The underutilized subgenre of the killer scarecrow movie gets a mildly enjoyable entry with Brett Simmons’ Husk. In this predictable but well-mounted film, a group of college-aged kids are stranded near a mysterious farm house after an automobile accident. Before long, they begin to fall prey to a series of murderous scarecrows, who, like the film’s director, waste little time in getting down to business. Slasher films generally are improved when they jettison or at least minimize lengthy exposition, and Husk sets up its supernatural scenario from its very first moments, which see the characters crashing their car due to a bloody flock of crows. From here, a scant amount of time is spent on characterization as the characters take refuge in the only farm house in sight. One guy has asthma, one victim is a female. The rest are anonymous fodder. Simmons focuses instead on creating atmosphere, making sure the endless corn field that these victims must traverse is a thing of menace.


Given that the cast of Husk is forgettable, it is fortunate that the scarecrows that stalk this farmstead are memorable villains. They never talk, and are largely explained through a series of clumsy flashbacks, but they make for a visually striking foe, usually popping up when least expected. Since the setting consists only of a corn field and a farmhouse, it becomes genuinely impressive that Simmons manages to wring a series of fresh jump scares from such a thin premise. There is some grisly imagery present in Husk, but the film is decidedly not an entry in the torture porn genre. Suspense is valued here over gore, and it must be noted that the brief final scene manages to be genuinely eerie.

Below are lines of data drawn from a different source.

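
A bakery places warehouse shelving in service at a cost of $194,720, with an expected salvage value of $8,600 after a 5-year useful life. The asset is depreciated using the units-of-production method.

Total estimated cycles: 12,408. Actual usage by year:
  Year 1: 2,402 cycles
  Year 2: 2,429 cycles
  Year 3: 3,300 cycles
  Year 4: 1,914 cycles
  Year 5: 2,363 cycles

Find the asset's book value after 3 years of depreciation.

Depreciable base = $194,720 − $8,600 = $186,120.
Rate = $186,120 / 12,408 cycles = $15 per cycle.
Year 1: 2,402 × $15 = $36,030. Book value $158,690.
Year 2: 2,429 × $15 = $36,435. Book value $122,255.
Year 3: 3,300 × $15 = $49,500. Book value $72,755.

$72,755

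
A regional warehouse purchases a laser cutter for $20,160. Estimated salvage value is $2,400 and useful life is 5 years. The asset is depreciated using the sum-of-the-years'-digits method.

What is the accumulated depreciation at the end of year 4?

$16,576

Depreciable base = $20,160 − $2,400 = $17,760.
Sum of the years' digits = 5+4+3+2+1 = 15.
Year 1: $17,760 × 5/15 = $5,920. Book value $14,240.
Year 2: $17,760 × 4/15 = $4,736. Book value $9,504.
Year 3: $17,760 × 3/15 = $3,552. Book value $5,952.
Year 4: $17,760 × 2/15 = $2,368. Book value $3,584.
Accumulated through year 4 = $20,160 − $3,584 = $16,576.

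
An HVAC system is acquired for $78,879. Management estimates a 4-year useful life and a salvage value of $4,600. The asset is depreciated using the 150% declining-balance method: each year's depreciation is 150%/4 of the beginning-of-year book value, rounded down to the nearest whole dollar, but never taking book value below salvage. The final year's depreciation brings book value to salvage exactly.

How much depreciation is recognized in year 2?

Depreciable base = $78,879 − $4,600 = $74,279.
Year 1: ⌊$78,879 × 150%/4⌋ = $29,579. Book value $49,300.
Year 2: ⌊$49,300 × 150%/4⌋ = $18,487. Book value $30,813.

$18,487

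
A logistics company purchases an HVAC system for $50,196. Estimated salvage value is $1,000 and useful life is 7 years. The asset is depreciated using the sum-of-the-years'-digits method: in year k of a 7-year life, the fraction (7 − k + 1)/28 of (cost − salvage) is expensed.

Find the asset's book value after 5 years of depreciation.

$6,271

Depreciable base = $50,196 − $1,000 = $49,196.
Sum of the years' digits = 7+6+5+4+3+2+1 = 28.
Year 1: $49,196 × 7/28 = $12,299. Book value $37,897.
Year 2: $49,196 × 6/28 = $10,542. Book value $27,355.
Year 3: $49,196 × 5/28 = $8,785. Book value $18,570.
Year 4: $49,196 × 4/28 = $7,028. Book value $11,542.
Year 5: $49,196 × 3/28 = $5,271. Book value $6,271.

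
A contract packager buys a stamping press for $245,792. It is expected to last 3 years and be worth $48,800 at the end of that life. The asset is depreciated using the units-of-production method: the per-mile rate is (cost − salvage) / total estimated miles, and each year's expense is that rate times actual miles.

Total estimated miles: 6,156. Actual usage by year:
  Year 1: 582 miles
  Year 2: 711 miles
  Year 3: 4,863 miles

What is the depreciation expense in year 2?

Depreciable base = $245,792 − $48,800 = $196,992.
Rate = $196,992 / 6,156 miles = $32 per mile.
Year 1: 582 × $32 = $18,624. Book value $227,168.
Year 2: 711 × $32 = $22,752. Book value $204,416.

$22,752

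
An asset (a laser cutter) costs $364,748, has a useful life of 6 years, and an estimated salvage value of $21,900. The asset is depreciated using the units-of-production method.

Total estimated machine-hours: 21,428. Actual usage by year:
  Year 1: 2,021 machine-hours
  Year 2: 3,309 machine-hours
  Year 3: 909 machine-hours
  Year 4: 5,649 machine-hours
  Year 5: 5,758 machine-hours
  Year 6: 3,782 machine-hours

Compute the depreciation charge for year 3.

$14,544

Depreciable base = $364,748 − $21,900 = $342,848.
Rate = $342,848 / 21,428 machine-hours = $16 per machine-hour.
Year 1: 2,021 × $16 = $32,336. Book value $332,412.
Year 2: 3,309 × $16 = $52,944. Book value $279,468.
Year 3: 909 × $16 = $14,544. Book value $264,924.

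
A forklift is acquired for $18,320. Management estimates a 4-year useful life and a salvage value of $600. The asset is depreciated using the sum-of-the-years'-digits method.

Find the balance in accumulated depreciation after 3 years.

$15,948

Depreciable base = $18,320 − $600 = $17,720.
Sum of the years' digits = 4+3+2+1 = 10.
Year 1: $17,720 × 4/10 = $7,088. Book value $11,232.
Year 2: $17,720 × 3/10 = $5,316. Book value $5,916.
Year 3: $17,720 × 2/10 = $3,544. Book value $2,372.
Accumulated through year 3 = $18,320 − $2,372 = $15,948.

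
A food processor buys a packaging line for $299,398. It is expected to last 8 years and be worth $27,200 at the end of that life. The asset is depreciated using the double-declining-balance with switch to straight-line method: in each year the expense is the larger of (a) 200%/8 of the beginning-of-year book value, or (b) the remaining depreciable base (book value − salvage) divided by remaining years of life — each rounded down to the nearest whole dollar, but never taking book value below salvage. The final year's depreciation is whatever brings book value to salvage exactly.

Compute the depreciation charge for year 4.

$31,577

Depreciable base = $299,398 − $27,200 = $272,198.
Year 1: DB = ⌊$299,398 × 200%/8⌋ = $74,849; SL = ⌊$272,198/8⌋ = $34,024 → take DB $74,849. Book value $224,549.
Year 2: DB = ⌊$224,549 × 200%/8⌋ = $56,137; SL = ⌊$197,349/7⌋ = $28,192 → take DB $56,137. Book value $168,412.
Year 3: DB = ⌊$168,412 × 200%/8⌋ = $42,103; SL = ⌊$141,212/6⌋ = $23,535 → take DB $42,103. Book value $126,309.
Year 4: DB = ⌊$126,309 × 200%/8⌋ = $31,577; SL = ⌊$99,109/5⌋ = $19,821 → take DB $31,577. Book value $94,732.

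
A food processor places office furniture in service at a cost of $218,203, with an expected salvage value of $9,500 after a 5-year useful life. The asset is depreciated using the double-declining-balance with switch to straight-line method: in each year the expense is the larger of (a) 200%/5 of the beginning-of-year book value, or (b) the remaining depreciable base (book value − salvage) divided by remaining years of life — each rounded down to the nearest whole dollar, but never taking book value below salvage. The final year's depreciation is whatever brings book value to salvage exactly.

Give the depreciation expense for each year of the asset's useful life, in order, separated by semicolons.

$87,281; $52,368; $31,421; $18,853; $18,780

Depreciable base = $218,203 − $9,500 = $208,703.
Year 1: DB = ⌊$218,203 × 200%/5⌋ = $87,281; SL = ⌊$208,703/5⌋ = $41,740 → take DB $87,281. Book value $130,922.
Year 2: DB = ⌊$130,922 × 200%/5⌋ = $52,368; SL = ⌊$121,422/4⌋ = $30,355 → take DB $52,368. Book value $78,554.
Year 3: DB = ⌊$78,554 × 200%/5⌋ = $31,421; SL = ⌊$69,054/3⌋ = $23,018 → take DB $31,421. Book value $47,133.
Year 4: DB = ⌊$47,133 × 200%/5⌋ = $18,853; SL = ⌊$37,633/2⌋ = $18,816 → take DB $18,853. Book value $28,280.
Year 5 (final): $28,280 − $9,500 = $18,780. Book value $9,500.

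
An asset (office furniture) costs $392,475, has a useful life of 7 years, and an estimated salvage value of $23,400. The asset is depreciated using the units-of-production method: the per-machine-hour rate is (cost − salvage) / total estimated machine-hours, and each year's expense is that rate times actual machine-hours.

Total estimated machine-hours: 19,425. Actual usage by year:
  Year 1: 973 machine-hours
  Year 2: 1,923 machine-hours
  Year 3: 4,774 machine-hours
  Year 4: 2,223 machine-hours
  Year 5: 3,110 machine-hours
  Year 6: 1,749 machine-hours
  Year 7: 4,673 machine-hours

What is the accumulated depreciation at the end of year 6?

Depreciable base = $392,475 − $23,400 = $369,075.
Rate = $369,075 / 19,425 machine-hours = $19 per machine-hour.
Year 1: 973 × $19 = $18,487. Book value $373,988.
Year 2: 1,923 × $19 = $36,537. Book value $337,451.
Year 3: 4,774 × $19 = $90,706. Book value $246,745.
Year 4: 2,223 × $19 = $42,237. Book value $204,508.
Year 5: 3,110 × $19 = $59,090. Book value $145,418.
Year 6: 1,749 × $19 = $33,231. Book value $112,187.
Accumulated through year 6 = $392,475 − $112,187 = $280,288.

$280,288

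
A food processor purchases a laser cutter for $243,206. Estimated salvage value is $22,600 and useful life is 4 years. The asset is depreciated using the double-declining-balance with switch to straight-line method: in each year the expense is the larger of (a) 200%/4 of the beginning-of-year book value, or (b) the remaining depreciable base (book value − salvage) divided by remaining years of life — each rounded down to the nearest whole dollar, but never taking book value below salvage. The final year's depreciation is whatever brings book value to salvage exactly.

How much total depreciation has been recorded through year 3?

Depreciable base = $243,206 − $22,600 = $220,606.
Year 1: DB = ⌊$243,206 × 200%/4⌋ = $121,603; SL = ⌊$220,606/4⌋ = $55,151 → take DB $121,603. Book value $121,603.
Year 2: DB = ⌊$121,603 × 200%/4⌋ = $60,801; SL = ⌊$99,003/3⌋ = $33,001 → take DB $60,801. Book value $60,802.
Year 3: DB = ⌊$60,802 × 200%/4⌋ = $30,401; SL = ⌊$38,202/2⌋ = $19,101 → take DB $30,401. Book value $30,401.
Accumulated through year 3 = $243,206 − $30,401 = $212,805.

$212,805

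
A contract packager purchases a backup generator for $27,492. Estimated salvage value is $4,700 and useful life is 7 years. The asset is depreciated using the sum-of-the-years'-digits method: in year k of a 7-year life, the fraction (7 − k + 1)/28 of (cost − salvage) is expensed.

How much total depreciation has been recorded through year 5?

Depreciable base = $27,492 − $4,700 = $22,792.
Sum of the years' digits = 7+6+5+4+3+2+1 = 28.
Year 1: $22,792 × 7/28 = $5,698. Book value $21,794.
Year 2: $22,792 × 6/28 = $4,884. Book value $16,910.
Year 3: $22,792 × 5/28 = $4,070. Book value $12,840.
Year 4: $22,792 × 4/28 = $3,256. Book value $9,584.
Year 5: $22,792 × 3/28 = $2,442. Book value $7,142.
Accumulated through year 5 = $27,492 − $7,142 = $20,350.

$20,350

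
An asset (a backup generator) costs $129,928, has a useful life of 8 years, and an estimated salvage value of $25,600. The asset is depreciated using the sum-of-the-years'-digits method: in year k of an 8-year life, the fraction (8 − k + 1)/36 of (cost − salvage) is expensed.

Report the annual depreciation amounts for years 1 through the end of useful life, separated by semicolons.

Depreciable base = $129,928 − $25,600 = $104,328.
Sum of the years' digits = 8+7+6+5+4+3+2+1 = 36.
Year 1: $104,328 × 8/36 = $23,184. Book value $106,744.
Year 2: $104,328 × 7/36 = $20,286. Book value $86,458.
Year 3: $104,328 × 6/36 = $17,388. Book value $69,070.
Year 4: $104,328 × 5/36 = $14,490. Book value $54,580.
Year 5: $104,328 × 4/36 = $11,592. Book value $42,988.
Year 6: $104,328 × 3/36 = $8,694. Book value $34,294.
Year 7: $104,328 × 2/36 = $5,796. Book value $28,498.
Year 8: $104,328 × 1/36 = $2,898. Book value $25,600.

$23,184; $20,286; $17,388; $14,490; $11,592; $8,694; $5,796; $2,898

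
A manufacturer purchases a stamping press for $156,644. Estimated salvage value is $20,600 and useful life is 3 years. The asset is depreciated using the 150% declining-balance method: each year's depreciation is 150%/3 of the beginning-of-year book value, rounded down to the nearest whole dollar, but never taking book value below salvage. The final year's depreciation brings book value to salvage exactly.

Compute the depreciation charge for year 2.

Depreciable base = $156,644 − $20,600 = $136,044.
Year 1: ⌊$156,644 × 150%/3⌋ = $78,322. Book value $78,322.
Year 2: ⌊$78,322 × 150%/3⌋ = $39,161. Book value $39,161.

$39,161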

William Wesley’s 1988 cult classic Scarecrows is the obvious high water mark as far as this kind of film goes, and Husk is hardly a patch on that unremittingly bleak movie. That being said, it manages to pass its brief eighty-two minute run time without testing one’s patience much. As a modestly-budgeted direct-to-video horror feature, Husk has a good sense of its place in the cinematic world and succeeds admirably enough within those parameters. To chide it for not being more ambitious or more accomplished would probably miss the fact that director Simmons has established himself here as a promising talent to watch in the genre.